А я все маялся, не находя себе места. Прилег в тени под стеной дома, подложив под голову рюкзак и закрыв глаза, но сон не шел. Непрерывный грохот то отдалялся, то приближался, но не прекращался ни на минуту. Лежал, слушал канонаду и думал, что остаться не могу, а уход мой будет сродни предательству тех, кто остается. Что я ничего для них, в общем-то, и не сделал: ну, притащил рюкзак медикаментов да четыре полторашки воды, так это же — крохи от потребности. Что хочу остаться здесь и с ними. Что война стала для них просто работой, достаточно обременительной, тяжелой, но мужики на Руси ко всему привычные.
Я многого не знал, хотя знаю, что такое осознанная готовность к смерти. Нет, не обреченность от безысходности, а именно осознанная готовность жертвенности.
За два с лишним года войны многое повидал: обживал траншеи и блиндажи, выживал под обстрелами, глушило разрывами и от контузии заливало глаза сплошной красной пеленой: ярко-багровой, рассекаемой неоновыми сполохами, как от сварки, потому что отслоилась сетчатка. В лесах под Лиманом гнули к земле «броник», разгрузка с восемью магазинами и шестью гранатами, карабинами, эвакуационным тросом, аптечкой, ножом и всем тем, чем забиваешь карманы. А еще за плечами как минимум РД с БК, бутылкой воды, полблока сигарет и пачкой галет. И истлевала в считанные дни футболка под «броником», пропитанная потом и солью. Все это было, но не сразу, а перманентно растянуто по времени и местам боев, а потому психика успевала вернуться в норму. Были заходы по тылам и «языки». Были мартовские «прогулки» в «серой зоне» вдоль Оскола.
Я не был штурмовиком. Я не лежал, засыпанный кирпичной крошкой, в развалинах агрегатного завода с распоротым животом или оторванной ногой, когда жизнь истекает из тебя вместе с пульсирующей кровью. Я не знаю, что такое ожидание смерти, как изорванный осколками штурмовик, который изначально знает, что за ним никто и никогда не придет, потому что днем на завод не пробраться, а ночью тем более. Он знал это и все равно шел на штурм. Наверное, так шли русские мужики на лед Чудского озера и на поле Куликово. И это была не покорность — осознанная готовность сложить голову во имя Руси. Парадоксально: готовность смерти как высшая ценность жизни.
Я не знаю, о чем думает боец, штурмуя город, которого уже нет, который остался только на штабных картах, и думает ли вообще.
Я не знаю, что думает отдавший приказ штурмовикам, зная, что никто из них не выйдет из боя. О чем он думает, ставя в храме свечу за души погибших.
Я не знаю, что такое быть избитым пьяным комвзвода или комроты неизвестно за что.

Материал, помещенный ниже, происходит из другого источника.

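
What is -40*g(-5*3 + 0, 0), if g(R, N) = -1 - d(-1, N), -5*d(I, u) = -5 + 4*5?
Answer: -80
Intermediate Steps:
d(I, u) = -3 (d(I, u) = -(-5 + 4*5)/5 = -(-5 + 20)/5 = -⅕*15 = -3)
g(R, N) = 2 (g(R, N) = -1 - 1*(-3) = -1 + 3 = 2)
-40*g(-5*3 + 0, 0) = -40*2 = -80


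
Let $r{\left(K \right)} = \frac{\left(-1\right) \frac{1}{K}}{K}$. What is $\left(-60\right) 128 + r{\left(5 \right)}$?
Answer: $- \frac{192001}{25} \approx -7680.0$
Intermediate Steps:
$r{\left(K \right)} = - \frac{1}{K^{2}}$
$\left(-60\right) 128 + r{\left(5 \right)} = \left(-60\right) 128 - \frac{1}{25} = -7680 - \frac{1}{25} = - \frac{192001}{25}$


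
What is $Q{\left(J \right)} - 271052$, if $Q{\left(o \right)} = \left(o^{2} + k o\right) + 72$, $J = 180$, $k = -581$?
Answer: $-343160$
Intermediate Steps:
$Q{\left(o \right)} = 72 + o^{2} - 581 o$ ($Q{\left(o \right)} = \left(o^{2} - 581 o\right) + 72 = 72 + o^{2} - 581 o$)
$Q{\left(J \right)} - 271052 = \left(72 + 180^{2} - 104580\right) - 271052 = \left(72 + 32400 - 104580\right) - 271052 = -72108 - 271052 = -343160$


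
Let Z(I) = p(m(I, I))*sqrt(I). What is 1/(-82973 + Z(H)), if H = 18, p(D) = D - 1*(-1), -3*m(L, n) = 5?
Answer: -82973/6884518721 + 2*sqrt(2)/6884518721 ≈ -1.2052e-5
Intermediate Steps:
m(L, n) = -5/3 (m(L, n) = -1/3*5 = -5/3)
p(D) = 1 + D (p(D) = D + 1 = 1 + D)
Z(I) = -2*sqrt(I)/3 (Z(I) = (1 - 5/3)*sqrt(I) = -2*sqrt(I)/3)
1/(-82973 + Z(H)) = 1/(-82973 - 2*sqrt(2))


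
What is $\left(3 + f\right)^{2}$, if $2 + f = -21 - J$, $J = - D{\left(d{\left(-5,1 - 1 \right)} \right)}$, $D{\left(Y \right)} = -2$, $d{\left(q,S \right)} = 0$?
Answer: $484$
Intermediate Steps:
$J = 2$ ($J = \left(-1\right) \left(-2\right) = 2$)
$f = -25$ ($f = -2 - 23 = -25$)
$\left(3 + f\right)^{2} = \left(3 - 25\right)^{2} = \left(-22\right)^{2} = 484$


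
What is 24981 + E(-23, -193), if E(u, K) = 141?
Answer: 25122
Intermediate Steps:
24981 + E(-23, -193) = 24981 + 141 = 25122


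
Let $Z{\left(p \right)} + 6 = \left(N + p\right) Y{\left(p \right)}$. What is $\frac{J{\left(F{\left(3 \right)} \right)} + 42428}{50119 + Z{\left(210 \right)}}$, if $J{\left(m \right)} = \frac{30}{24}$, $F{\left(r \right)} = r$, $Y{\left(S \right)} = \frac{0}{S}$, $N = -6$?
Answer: $\frac{169717}{200452} \approx 0.84667$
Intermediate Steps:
$Y{\left(S \right)} = 0$
$Z{\left(p \right)} = -6$ ($Z{\left(p \right)} = -6 + \left(-6 + p\right) 0 = -6 + 0 = -6$)
$J{\left(m \right)} = \frac{5}{4}$ ($J{\left(m \right)} = 30 \cdot \frac{1}{24} = \frac{5}{4}$)
$\frac{J{\left(F{\left(3 \right)} \right)} + 42428}{50119 + Z{\left(210 \right)}} = \frac{\frac{5}{4} + 42428}{50119 - 6} = \frac{169717}{4 \cdot 50113} = \frac{169717}{4} \cdot \frac{1}{50113} = \frac{169717}{200452}$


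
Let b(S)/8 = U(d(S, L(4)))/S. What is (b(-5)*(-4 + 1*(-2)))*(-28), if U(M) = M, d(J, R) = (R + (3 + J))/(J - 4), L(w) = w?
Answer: 896/15 ≈ 59.733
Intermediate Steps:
d(J, R) = (3 + J + R)/(-4 + J)
b(S) = 8*(7 + S)/(S*(-4 + S)) (b(S) = 8*(((3 + S + 4)/(-4 + S))/S) = 8*(((7 + S)/(-4 + S))/S) = 8*((7 + S)/(S*(-4 + S))) = 8*(7 + S)/(S*(-4 + S)))
(b(-5)*(-4 + 1*(-2)))*(-28) = ((8*(7 - 5)/(-5*(-4 - 5)))*(-4 + 1*(-2)))*(-28) = ((8*(-⅕)*2/(-9))*(-4 - 2))*(-28) = ((8*(-⅕)*(-⅑)*2)*(-6))*(-28) = ((16/45)*(-6))*(-28) = -32/15*(-28) = 896/15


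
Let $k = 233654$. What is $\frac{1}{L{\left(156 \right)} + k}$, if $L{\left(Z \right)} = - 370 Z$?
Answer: $\frac{1}{175934} \approx 5.6839 \cdot 10^{-6}$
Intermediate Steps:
$\frac{1}{L{\left(156 \right)} + k} = \frac{1}{\left(-370\right) 156 + 233654} = \frac{1}{-57720 + 233654} = \frac{1}{175934}$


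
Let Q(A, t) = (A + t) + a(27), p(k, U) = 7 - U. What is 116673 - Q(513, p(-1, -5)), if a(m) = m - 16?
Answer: 116137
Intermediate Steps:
a(m) = -16 + m
Q(A, t) = 11 + A + t (Q(A, t) = (A + t) + (-16 + 27) = (A + t) + 11 = 11 + A + t)
116673 - Q(513, p(-1, -5)) = 116673 - (11 + 513 + (7 - 1*(-5))) = 116673 - (11 + 513 + (7 + 5)) = 116673 - (11 + 513 + 12) = 116673 - 1*536 = 116673 - 536 = 116137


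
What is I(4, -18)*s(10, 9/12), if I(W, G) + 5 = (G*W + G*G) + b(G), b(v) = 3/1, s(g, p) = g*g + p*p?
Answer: 201125/8 ≈ 25141.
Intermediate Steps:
s(g, p) = g**2 + p**2
b(v) = 3 (b(v) = 3*1 = 3)
I(W, G) = -2 + G**2 + G*W (I(W, G) = -5 + ((G*W + G*G) + 3) = -5 + ((G*W + G**2) + 3) = -5 + ((G**2 + G*W) + 3) = -5 + (3 + G**2 + G*W) = -2 + G**2 + G*W)
I(4, -18)*s(10, 9/12) = (-2 + (-18)**2 - 18*4)*(10**2 + (9/12)**2) = (-2 + 324 - 72)*(100 + (9*(1/12))**2) = 250*(100 + (3/4)**2) = 250*(100 + 9/16) = 250*(1609/16) = 201125/8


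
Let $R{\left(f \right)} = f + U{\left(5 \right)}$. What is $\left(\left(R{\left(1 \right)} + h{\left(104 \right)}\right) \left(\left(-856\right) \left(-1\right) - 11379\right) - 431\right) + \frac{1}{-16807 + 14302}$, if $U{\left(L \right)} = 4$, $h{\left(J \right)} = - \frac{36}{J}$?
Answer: $- \frac{3217644971}{65130} \approx -49403.0$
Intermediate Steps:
$R{\left(f \right)} = 4 + f$ ($R{\left(f \right)} = f + 4 = 4 + f$)
$\left(\left(R{\left(1 \right)} + h{\left(104 \right)}\right) \left(\left(-856\right) \left(-1\right) - 11379\right) - 431\right) + \frac{1}{-16807 + 14302} = \left(\left(\left(4 + 1\right) - \frac{36}{104}\right) \left(\left(-856\right) \left(-1\right) - 11379\right) - 431\right) + \frac{1}{-16807 + 14302} = \left(\left(5 - \frac{9}{26}\right) \left(856 - 11379\right) - 431\right) + \frac{1}{-2505} = \left(\left(5 - \frac{9}{26}\right) \left(-10523\right) - 431\right) - \frac{1}{2505} = \left(\frac{121}{26} \left(-10523\right) - 431\right) - \frac{1}{2505} = \left(- \frac{1273283}{26} - 431\right) - \frac{1}{2505} = - \frac{1284489}{26} - \frac{1}{2505} = - \frac{3217644971}{65130}$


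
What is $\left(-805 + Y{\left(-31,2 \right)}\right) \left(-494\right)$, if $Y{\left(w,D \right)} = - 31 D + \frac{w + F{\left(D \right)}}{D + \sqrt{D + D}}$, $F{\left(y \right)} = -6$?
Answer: $\frac{865735}{2} \approx 4.3287 \cdot 10^{5}$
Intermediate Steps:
$Y{\left(w,D \right)} = - 31 D + \frac{-6 + w}{D + \sqrt{2} \sqrt{D}}$ ($Y{\left(w,D \right)} = - 31 D + \frac{w - 6}{D + \sqrt{D + D}} = - 31 D + \frac{-6 + w}{D + \sqrt{2 D}} = - 31 D + \frac{-6 + w}{D + \sqrt{2} \sqrt{D}}$)
$\left(-805 + Y{\left(-31,2 \right)}\right) \left(-494\right) = \left(-805 + \frac{-6 - 31 - 31 \cdot 2^{2} - 31 \sqrt{2} \cdot 2^{\frac{3}{2}}}{2 + \sqrt{2} \sqrt{2}}\right) \left(-494\right) = \left(-805 + \frac{-6 - 31 - 124 - 31 \sqrt{2} \cdot 2 \sqrt{2}}{2 + 2}\right) \left(-494\right) = \left(-805 + \frac{-6 - 31 - 124 - 124}{4}\right) \left(-494\right) = \left(-805 + \frac{1}{4} \left(-285\right)\right) \left(-494\right) = \left(-805 - \frac{285}{4}\right) \left(-494\right) = \left(- \frac{3505}{4}\right) \left(-494\right) = \frac{865735}{2}$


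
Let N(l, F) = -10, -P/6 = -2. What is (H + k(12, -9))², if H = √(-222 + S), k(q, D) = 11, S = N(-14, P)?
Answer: -111 + 44*I*√58 ≈ -111.0 + 335.09*I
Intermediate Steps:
P = 12 (P = -6*(-2) = 12)
S = -10
H = 2*I*√58 (H = √(-222 - 10) = √(-232) = 2*I*√58 ≈ 15.232*I)
(H + k(12, -9))² = (2*I*√58 + 11)² = (11 + 2*I*√58)²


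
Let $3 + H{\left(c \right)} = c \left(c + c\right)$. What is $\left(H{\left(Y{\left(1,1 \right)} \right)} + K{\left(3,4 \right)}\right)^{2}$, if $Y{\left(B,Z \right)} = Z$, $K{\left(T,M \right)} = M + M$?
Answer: $49$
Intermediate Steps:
$K{\left(T,M \right)} = 2 M$
$H{\left(c \right)} = -3 + 2 c^{2}$ ($H{\left(c \right)} = -3 + c \left(c + c\right) = -3 + c 2 c = -3 + 2 c^{2}$)
$\left(H{\left(Y{\left(1,1 \right)} \right)} + K{\left(3,4 \right)}\right)^{2} = \left(\left(-3 + 2 \cdot 1^{2}\right) + 2 \cdot 4\right)^{2} = \left(\left(-3 + 2 \cdot 1\right) + 8\right)^{2} = \left(\left(-3 + 2\right) + 8\right)^{2} = \left(-1 + 8\right)^{2} = 7^{2} = 49$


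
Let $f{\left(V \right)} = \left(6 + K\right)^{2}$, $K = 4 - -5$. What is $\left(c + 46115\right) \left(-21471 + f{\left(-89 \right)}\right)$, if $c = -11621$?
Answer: $-732859524$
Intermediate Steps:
$K = 9$ ($K = 4 + 5 = 9$)
$f{\left(V \right)} = 225$ ($f{\left(V \right)} = \left(6 + 9\right)^{2} = 15^{2} = 225$)
$\left(c + 46115\right) \left(-21471 + f{\left(-89 \right)}\right) = \left(-11621 + 46115\right) \left(-21471 + 225\right) = 34494 \left(-21246\right) = -732859524$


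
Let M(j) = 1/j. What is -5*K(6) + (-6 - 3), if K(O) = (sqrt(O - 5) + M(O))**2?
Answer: -569/36 ≈ -15.806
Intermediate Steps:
K(O) = (1/O + sqrt(-5 + O))**2 (K(O) = (sqrt(O - 5) + 1/O)**2 = (sqrt(-5 + O) + 1/O)**2 = (1/O + sqrt(-5 + O))**2)
-5*K(6) + (-6 - 3) = -5*(1 + 6*sqrt(-5 + 6))**2/6**2 + (-6 - 3) = -5*(1 + 6*sqrt(1))**2/36 - 9 = -5*(1 + 6*1)**2/36 - 9 = -5*(1 + 6)**2/36 - 9 = -5*7**2/36 - 9 = -5*49/36 - 9 = -245/36 - 9 = -569/36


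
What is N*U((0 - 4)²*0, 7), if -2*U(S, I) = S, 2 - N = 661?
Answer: 0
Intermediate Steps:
N = -659 (N = 2 - 1*661 = 2 - 661 = -659)
U(S, I) = -S/2
N*U((0 - 4)²*0, 7) = -(-659)*(0 - 4)²*0/2 = -(-659)*(-4)²*0/2 = -(-659)*16*0/2 = -(-659)*0/2 = -659*0 = 0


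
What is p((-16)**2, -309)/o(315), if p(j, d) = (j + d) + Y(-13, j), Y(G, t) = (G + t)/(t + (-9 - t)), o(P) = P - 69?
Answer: -40/123 ≈ -0.32520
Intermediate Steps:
o(P) = -69 + P
Y(G, t) = -G/9 - t/9 (Y(G, t) = (G + t)/(-9) = (G + t)*(-1/9) = -G/9 - t/9)
p(j, d) = 13/9 + d + 8*j/9 (p(j, d) = (j + d) + (-1/9*(-13) - j/9) = (d + j) + (13/9 - j/9) = 13/9 + d + 8*j/9)
p((-16)**2, -309)/o(315) = (13/9 - 309 + (8/9)*(-16)**2)/(-69 + 315) = (13/9 - 309 + (8/9)*256)/246 = (13/9 - 309 + 2048/9)*(1/246) = -80*1/246 = -40/123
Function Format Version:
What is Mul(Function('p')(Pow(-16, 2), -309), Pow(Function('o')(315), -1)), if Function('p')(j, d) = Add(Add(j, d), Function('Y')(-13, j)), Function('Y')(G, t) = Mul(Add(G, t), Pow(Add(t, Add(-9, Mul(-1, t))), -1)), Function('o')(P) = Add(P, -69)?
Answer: Rational(-40, 123) ≈ -0.32520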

Хотя нет, знаю: это они заливали свой страх, потому и били солдат. В морду. В кровь. А те воспринимали как должное и даже глухо не роптали. Они-то знали, что взводный или ротный вряд ли переживут их в следующей атаке, потому и прощали их. Христианское всепрощение русского православного человека.
Подсознательно я хотел быть среди этих мужиков, сражающихся в Волчанске на агрегатном заводе, но отчетливо понимал, что не сегодня. Или это оправдание того, что не останусь здесь? Так, заканчивать пора достоевщину: уже полдень и надо засветло добраться до Новой Таволжанки.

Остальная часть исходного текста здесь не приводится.